Employer Human Resources Departments: For employer-specific funds, your HR department is the best source of contact details and fund rules.
Industry Bodies: Certain industries have their own retirement funds that may be listed through industry associations.
Frequently Asked Questions About Pension Funds in South Africa
1. What is the Two-Pot Retirement System?
Introduced in September 2024, the Two-Pot System divides retirement contributions into a “savings pot” (one-third) that can be accessed once per year for emergencies, and a “retirement pot” (two-thirds) that must remain untouched until retirement. A “vested pot” contains all funds invested before September 2024, subject to previous rules .

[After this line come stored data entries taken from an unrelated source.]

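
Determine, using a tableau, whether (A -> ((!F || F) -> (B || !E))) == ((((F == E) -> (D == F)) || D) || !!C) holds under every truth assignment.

Assume the negation and expand:
Initial set: {!((A -> ((!F || F) -> (B || !E))) == ((((F == E) -> (D == F)) || D) || !!C))}.
!((A -> ((!F || F) -> (B || !E))) == ((((F == E) -> (D == F)) || D) || !!C)): β-rule — branch into (A -> ((!F || F) -> (B || !E))), !((((F == E) -> (D == F)) || D) || !!C)  //  !(A -> ((!F || F) -> (B || !E))), ((((F == E) -> (D == F)) || D) || !!C).
  branch 1 (add (A -> ((!F || F) -> (B || !E))), !((((F == E) -> (D == F)) || D) || !!C)):
    !((((F == E) -> (D == F)) || D) || !!C): α-rule — add !(((F == E) -> (D == F)) || D), !!!C.
    !(((F == E) -> (D == F)) || D): α-rule — add !((F == E) -> (D == F)), !D.
    !!!C: drop double negation, giving !C.
    !((F == E) -> (D == F)): α-rule — add (F == E), !(D == F).
    (A -> ((!F || F) -> (B || !E))): β-rule — branch into !A  //  ((!F || F) -> (B || !E)).
      branch 1.1 (add !A):
        (F == E): β-rule — branch into F, E  //  !F, !E.
          branch 1.1.1 (add F, E):
            !(D == F): β-rule — branch into D, !F  //  !D, F.
              branch 1.1.1.1 (add D, !F):
                × closes — contains both D and !D.
              branch 1.1.1.2 (add !D, F):
                ○ open, literals {A=false, C=false, D=false, E=true, F=true}.
          branch 1.1.2 (add !F, !E):
            !(D == F): β-rule — branch into D, !F  //  !D, F.
              branch 1.1.2.1 (add D, !F):
                × closes — contains both D and !D.
              branch 1.1.2.2 (add !D, F):
                × closes — contains both F and !F.
      branch 1.2 (add ((!F || F) -> (B || !E))):
        (F == E): β-rule — branch into F, E  //  !F, !E.
          branch 1.2.1 (add F, E):
            !(D == F): β-rule — branch into D, !F  //  !D, F.
              branch 1.2.1.1 (add D, !F):
                × closes — contains both D and !D.
              branch 1.2.1.2 (add !D, F):
                ((!F || F) -> (B || !E)): β-rule — branch into !(!F || F)  //  (B || !E).
                  branch 1.2.1.2.1 (add !(!F || F)):
                    !(!F || F): α-rule — add !!F, !F.
                    × closes — contains both F and !F.
                  branch 1.2.1.2.2 (add (B || !E)):
                    (B || !E): β-rule — branch into B  //  !E.
                      branch 1.2.1.2.2.1 (add B):
                        ○ open, literals {B=true, C=false, D=false, E=true, F=true}.
                      branch 1.2.1.2.2.2 (add !E):
                        × closes — contains both E and !E.
          branch 1.2.2 (add !F, !E):
            !(D == F): β-rule — branch into D, !F  //  !D, F.
              branch 1.2.2.1 (add D, !F):
                × closes — contains both D and !D.
              branch 1.2.2.2 (add !D, F):
                × closes — contains both F and !F.
  branch 2 (add !(A -> ((!F || F) -> (B || !E))), ((((F == E) -> (D == F)) || D) || !!C)):
    !(A -> ((!F || F) -> (B || !E))): α-rule — add A, !((!F || F) -> (B || !E)).
    !((!F || F) -> (B || !E)): α-rule — add (!F || F), !(B || !E).
    !(B || !E): α-rule — add !B, !!E.
    ((((F == E) -> (D == F)) || D) || !!C): β-rule — branch into (((F == E) -> (D == F)) || D)  //  !!C.
      branch 2.1 (add (((F == E) -> (D == F)) || D)):
        (!F || F): β-rule — branch into !F  //  F.
          branch 2.1.1 (add !F):
            (((F == E) -> (D == F)) || D): β-rule — branch into ((F == E) -> (D == F))  //  D.
              branch 2.1.1.1 (add ((F == E) -> (D == F))):
                ((F == E) -> (D == F)): β-rule — branch into !(F == E)  //  (D == F).
                  branch 2.1.1.1.1 (add !(F == E)):
                    !(F == E): β-rule — branch into F, !E  //  !F, E.
                      branch 2.1.1.1.1.1 (add F, !E):
                        × closes — contains both F and !F.
                      branch 2.1.1.1.1.2 (add !F, E):
                        ○ open, literals {A=true, B=false, E=true, F=false}.
                  branch 2.1.1.1.2 (add (D == F)):
                    (D == F): β-rule — branch into D, F  //  !D, !F.
                      branch 2.1.1.1.2.1 (add D, F):
                        × closes — contains both F and !F.
                      branch 2.1.1.1.2.2 (add !D, !F):
                        ○ open, literals {A=true, B=false, D=false, E=true, F=false}.
              branch 2.1.1.2 (add D):
                ○ open, literals {A=true, B=false, D=true, E=true, F=false}.
          branch 2.1.2 (add F):
            (((F == E) -> (D == F)) || D): β-rule — branch into ((F == E) -> (D == F))  //  D.
              branch 2.1.2.1 (add ((F == E) -> (D == F))):
                ((F == E) -> (D == F)): β-rule — branch into !(F == E)  //  (D == F).
                  branch 2.1.2.1.1 (add !(F == E)):
                    !(F == E): β-rule — branch into F, !E  //  !F, E.
                      branch 2.1.2.1.1.1 (add F, !E):
                        × closes — contains both E and !E.
                      branch 2.1.2.1.1.2 (add !F, E):
                        × closes — contains both F and !F.
                  branch 2.1.2.1.2 (add (D == F)):
                    (D == F): β-rule — branch into D, F  //  !D, !F.
                      branch 2.1.2.1.2.1 (add D, F):
                        ○ open, literals {A=true, B=false, D=true, E=true, F=true}.
                      branch 2.1.2.1.2.2 (add !D, !F):
                        × closes — contains both F and !F.
              branch 2.1.2.2 (add D):
                ○ open, literals {A=true, B=false, D=true, E=true, F=true}.
      branch 2.2 (add !!C):
        !!C: drop double negation, giving C.
        (!F || F): β-rule — branch into !F  //  F.
          branch 2.2.1 (add !F):
            ○ open, literals {A=true, B=false, C=true, E=true, F=false}.
          branch 2.2.2 (add F):
            ○ open, literals {A=true, B=false, C=true, E=true, F=true}.
13 branches closed, 9 open.
An open branch gives a countermodel: A=false, C=false, D=false, E=true, F=true (unmentioned atoms arbitrary); under it the original formula is false.

Not valid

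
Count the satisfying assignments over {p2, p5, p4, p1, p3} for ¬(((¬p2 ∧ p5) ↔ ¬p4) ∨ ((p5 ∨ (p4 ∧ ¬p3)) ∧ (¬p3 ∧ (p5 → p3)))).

16

Initial set: {T ¬(((¬p2 ∧ p5) ↔ ¬p4) ∨ ((p5 ∨ (p4 ∧ ¬p3)) ∧ (¬p3 ∧ (p5 → p3))))}.
T ¬(((¬p2 ∧ p5) ↔ ¬p4) ∨ ((p5 ∨ (p4 ∧ ¬p3)) ∧ (¬p3 ∧ (p5 → p3)))): α-rule — add F ((¬p2 ∧ p5) ↔ ¬p4), F ((p5 ∨ (p4 ∧ ¬p3)) ∧ (¬p3 ∧ (p5 → p3))).
F ((¬p2 ∧ p5) ↔ ¬p4): β-rule — branch into T (¬p2 ∧ p5), F ¬p4  //  F (¬p2 ∧ p5), T ¬p4.
  branch 1 (add T (¬p2 ∧ p5), F ¬p4):
    T (¬p2 ∧ p5): α-rule — add T ¬p2, T p5.
    F ((p5 ∨ (p4 ∧ ¬p3)) ∧ (¬p3 ∧ (p5 → p3))): β-rule — branch into F (p5 ∨ (p4 ∧ ¬p3))  //  F (¬p3 ∧ (p5 → p3)).
      branch 1.1 (add F (p5 ∨ (p4 ∧ ¬p3))):
        F (p5 ∨ (p4 ∧ ¬p3)): α-rule — add F p5, F (p4 ∧ ¬p3).
        × closes — contains both p5 and ¬p5.
      branch 1.2 (add F (¬p3 ∧ (p5 → p3))):
        F (¬p3 ∧ (p5 → p3)): β-rule — branch into F ¬p3  //  F (p5 → p3).
          branch 1.2.1 (add F ¬p3):
            ○ open, literals {p2=F, p3=T, p4=T, p5=T}.
          branch 1.2.2 (add F (p5 → p3)):
            F (p5 → p3): α-rule — add T p5, F p3.
            ○ open, literals {p2=F, p3=F, p4=T, p5=T}.
  branch 2 (add F (¬p2 ∧ p5), T ¬p4):
    F ((p5 ∨ (p4 ∧ ¬p3)) ∧ (¬p3 ∧ (p5 → p3))): β-rule — branch into F (p5 ∨ (p4 ∧ ¬p3))  //  F (¬p3 ∧ (p5 → p3)).
      branch 2.1 (add F (p5 ∨ (p4 ∧ ¬p3))):
        F (p5 ∨ (p4 ∧ ¬p3)): α-rule — add F p5, F (p4 ∧ ¬p3).
        F (¬p2 ∧ p5): β-rule — branch into F ¬p2  //  F p5.
          branch 2.1.1 (add F ¬p2):
            F (p4 ∧ ¬p3): β-rule — branch into F p4  //  F ¬p3.
              branch 2.1.1.1 (add F p4):
                ○ open, literals {p2=T, p4=F, p5=F}.
              branch 2.1.1.2 (add F ¬p3):
                ○ open, literals {p2=T, p3=T, p4=F, p5=F}.
          branch 2.1.2 (add F p5):
            F (p4 ∧ ¬p3): β-rule — branch into F p4  //  F ¬p3.
              branch 2.1.2.1 (add F p4):
                ○ open, literals {p4=F, p5=F}.
              branch 2.1.2.2 (add F ¬p3):
                ○ open, literals {p3=T, p4=F, p5=F}.
      branch 2.2 (add F (¬p3 ∧ (p5 → p3))):
        F (¬p2 ∧ p5): β-rule — branch into F ¬p2  //  F p5.
          branch 2.2.1 (add F ¬p2):
            F (¬p3 ∧ (p5 → p3)): β-rule — branch into F ¬p3  //  F (p5 → p3).
              branch 2.2.1.1 (add F ¬p3):
                ○ open, literals {p2=T, p3=T, p4=F}.
              branch 2.2.1.2 (add F (p5 → p3)):
                F (p5 → p3): α-rule — add T p5, F p3.
                ○ open, literals {p2=T, p3=F, p4=F, p5=T}.
          branch 2.2.2 (add F p5):
            F (¬p3 ∧ (p5 → p3)): β-rule — branch into F ¬p3  //  F (p5 → p3).
              branch 2.2.2.1 (add F ¬p3):
                ○ open, literals {p3=T, p4=F, p5=F}.
              branch 2.2.2.2 (add F (p5 → p3)):
                F (p5 → p3): α-rule — add T p5, F p3.
                × closes — contains both p5 and ¬p5.
2 branches closed, 9 open.
Each open branch fixes some atoms; the unmentioned ones are free. Counting distinct full assignments: branch {p2=F, p3=T, p4=T, p5=T} (p1) contributes 2 new; branch {p2=F, p3=F, p4=T, p5=T} (p1) contributes 2 new; branch {p2=T, p4=F, p5=F} (p1, p3) contributes 4 new; branch {p2=T, p3=T, p4=F, p5=F} (p1) contributes 0 new; branch {p4=F, p5=F} (p2, p1, p3) contributes 4 new; branch {p3=T, p4=F, p5=F} (p2, p1) contributes 0 new; branch {p2=T, p3=T, p4=F} (p5, p1) contributes 2 new; branch {p2=T, p3=F, p4=F, p5=T} (p1) contributes 2 new; branch {p3=T, p4=F, p5=F} (p2, p1) contributes 0 new. Total: 16.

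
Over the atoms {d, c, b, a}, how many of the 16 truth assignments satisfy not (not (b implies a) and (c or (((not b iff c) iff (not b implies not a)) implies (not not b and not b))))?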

2. Are pension fund benefits taxed?
Lump sum benefits are taxed on a sliding scale from 0% to 36%, with the first R550,000 tax-free. Monthly pensions are subject to income tax, though rebates may apply. Investment returns within the fund are tax-exempt .

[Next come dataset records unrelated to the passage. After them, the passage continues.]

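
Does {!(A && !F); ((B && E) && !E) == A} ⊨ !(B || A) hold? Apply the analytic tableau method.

Initial set: {!(A && !F); (((B && E) && !E) == A); !!(B || A)}.
!(A && !F): β-rule — branch into !A  //  !!F.
  branch 1 (add !A):
    (((B && E) && !E) == A): β-rule — branch into ((B && E) && !E), A  //  !((B && E) && !E), !A.
      branch 1.1 (add ((B && E) && !E), A):
        × closes — contains both A and !A.
      branch 1.2 (add !((B && E) && !E), !A):
        !!(B || A): β-rule — branch into B  //  A.
          branch 1.2.1 (add B):
            !((B && E) && !E): β-rule — branch into !(B && E)  //  !!E.
              branch 1.2.1.1 (add !(B && E)):
                !(B && E): β-rule — branch into !B  //  !E.
                  branch 1.2.1.1.1 (add !B):
                    × closes — contains both B and !B.
                  branch 1.2.1.1.2 (add !E):
                    ○ open, literals {A=false, B=true, E=false}.
              branch 1.2.1.2 (add !!E):
                ○ open, literals {A=false, B=true, E=true}.
          branch 1.2.2 (add A):
            × closes — contains both A and !A.
  branch 2 (add !!F):
    (((B && E) && !E) == A): β-rule — branch into ((B && E) && !E), A  //  !((B && E) && !E), !A.
      branch 2.1 (add ((B && E) && !E), A):
        ((B && E) && !E): α-rule — add (B && E), !E.
        (B && E): α-rule — add B, E.
        × closes — contains both E and !E.
      branch 2.2 (add !((B && E) && !E), !A):
        !!(B || A): β-rule — branch into B  //  A.
          branch 2.2.1 (add B):
            !((B && E) && !E): β-rule — branch into !(B && E)  //  !!E.
              branch 2.2.1.1 (add !(B && E)):
                !(B && E): β-rule — branch into !B  //  !E.
                  branch 2.2.1.1.1 (add !B):
                    × closes — contains both B and !B.
                  branch 2.2.1.1.2 (add !E):
                    ○ open, literals {A=false, B=true, E=false, F=true}.
              branch 2.2.1.2 (add !!E):
                ○ open, literals {A=false, B=true, E=true, F=true}.
          branch 2.2.2 (add A):
            × closes — contains both A and !A.
6 branches closed, 4 open.
An open branch gives a countermodel: A=false, B=true, E=false (unmentioned atoms arbitrary); the premises hold there but the conclusion fails.

No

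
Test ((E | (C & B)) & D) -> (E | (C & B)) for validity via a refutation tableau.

Assume the negation and expand:
Initial set: {~(((E | (C & B)) & D) -> (E | (C & B)))}.
~(((E | (C & B)) & D) -> (E | (C & B))): α-rule — add ((E | (C & B)) & D), ~(E | (C & B)).
((E | (C & B)) & D): α-rule — add (E | (C & B)), D.
~(E | (C & B)): α-rule — add ~E, ~(C & B).
(E | (C & B)): β-rule — branch into E  //  (C & B).
  branch 1 (add E):
    × closes — contains both E and ~E.
  branch 2 (add (C & B)):
    (C & B): α-rule — add C, B.
    ~(C & B): β-rule — branch into ~C  //  ~B.
      branch 2.1 (add ~C):
        × closes — contains both C and ~C.
      branch 2.2 (add ~B):
        × closes — contains both B and ~B.
All 3 branches close.
Every branch closed, so the negation is unsatisfiable and the formula is valid.

Valid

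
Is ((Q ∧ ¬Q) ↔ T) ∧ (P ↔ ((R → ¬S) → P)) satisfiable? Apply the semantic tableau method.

Satisfiable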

3. Can I withdraw from my pension fund before retirement?
Under the Two-Pot System, you can withdraw from your “savings pot” once per year, with a minimum withdrawal of R2,000. These withdrawals are taxed at your marginal tax rate. The “retirement pot” cannot be accessed until age 55 .

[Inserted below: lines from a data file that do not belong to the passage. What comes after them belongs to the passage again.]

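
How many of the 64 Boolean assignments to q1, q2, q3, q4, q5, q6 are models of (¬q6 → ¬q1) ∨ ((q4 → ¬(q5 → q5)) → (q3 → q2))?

Initial set: {((¬q6 → ¬q1) ∨ ((q4 → ¬(q5 → q5)) → (q3 → q2)))}.
((¬q6 → ¬q1) ∨ ((q4 → ¬(q5 → q5)) → (q3 → q2))): β-rule — branch into (¬q6 → ¬q1)  //  ((q4 → ¬(q5 → q5)) → (q3 → q2)).
  branch 1 (add (¬q6 → ¬q1)):
    (¬q6 → ¬q1): β-rule — branch into ¬¬q6  //  ¬q1.
      branch 1.1 (add ¬¬q6):
        ○ open, literals {q6=1}.
      branch 1.2 (add ¬q1):
        ○ open, literals {q1=0}.
  branch 2 (add ((q4 → ¬(q5 → q5)) → (q3 → q2))):
    ((q4 → ¬(q5 → q5)) → (q3 → q2)): β-rule — branch into ¬(q4 → ¬(q5 → q5))  //  (q3 → q2).
      branch 2.1 (add ¬(q4 → ¬(q5 → q5))):
        ¬(q4 → ¬(q5 → q5)): α-rule — add q4, ¬¬(q5 → q5).
        ¬¬(q5 → q5): β-rule — branch into ¬q5  //  q5.
          branch 2.1.1 (add ¬q5):
            ○ open, literals {q4=1, q5=0}.
          branch 2.1.2 (add q5):
            ○ open, literals {q4=1, q5=1}.
      branch 2.2 (add (q3 → q2)):
        (q3 → q2): β-rule — branch into ¬q3  //  q2.
          branch 2.2.1 (add ¬q3):
            ○ open, literals {q3=0}.
          branch 2.2.2 (add q2):
            ○ open, literals {q2=1}.
0 branches closed, 6 open.
Each open branch fixes some atoms; the unmentioned ones are free. Counting distinct full assignments: branch {q6=1} (q1, q2, q3, q4, q5) contributes 32 new; branch {q1=0} (q2, q3, q4, q5, q6) contributes 16 new; branch {q4=1, q5=0} (q1, q2, q3, q6) contributes 4 new; branch {q4=1, q5=1} (q1, q2, q3, q6) contributes 4 new; branch {q3=0} (q1, q2, q4, q5, q6) contributes 4 new; branch {q2=1} (q1, q3, q4, q5, q6) contributes 2 new. Total: 62.

62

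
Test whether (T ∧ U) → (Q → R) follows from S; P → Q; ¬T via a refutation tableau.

Initial set: {S; (P → Q); ¬T; ¬((T ∧ U) → (Q → R))}.
¬((T ∧ U) → (Q → R)): α-rule — add (T ∧ U), ¬(Q → R).
(T ∧ U): α-rule — add T, U.
× closes — contains both T and ¬T.
All 1 branch closes.
Every branch closed, so the premises entail the conclusion.

Yes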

4. What is the difference between a pension fund and a provident fund?
The rules for both were streamlined in March 2021. Previously, provident funds allowed full withdrawal at retirement, while pension funds required purchasing an annuity. Now, both require that the majority of funds be used to purchase an annuity providing retirement income .
5. How much can I contribute tax-free?
Contributions are tax-deductible up to the lower of R350,000 per year or 27.5% of the greater of your remuneration or taxable income .
6. What happens to my pension if I change jobs?
When leaving an employer, you can transfer your funds to another provident fund, a preservation fund, or withdraw the savings component under the Two-Pot rules. Alternatively, you may be treated as a “paid up” member and leave the retirement pot invested with the original fund .
7. Are pension funds regulated?
Yes. The Financial Sector Conduct Authority (FSCA) regulates all retirement funds under the Pension Funds Act 24 of 1956. Funds must be registered, regularly report to the registrar, and comply with investment limits set out in Regulation 28 .
8. What investment limits apply to pension funds?
Regulation 28 of the Pension Funds Act sets limits on asset allocation, including a maximum of 45% in infrastructure investments, and specific limits for equities, property, and foreign investments to ensure diversified, prudent investing .
For specific inquiries about individual funds not listed here, it is best to contact the Financial Sector Conduct Authority or your employer’s human resources department for accurate and up-to-date information.
Related:
Conclusion:
The information in this article reflects recent changes in the industry; as you might have noticed there has been a flurry of mergers and acquisitions that have resulted in some name changes in the Pension Funds. Nevertheless, the pension funds in South Africa continue to carry out their duties of building and growing wealth for their clients and members.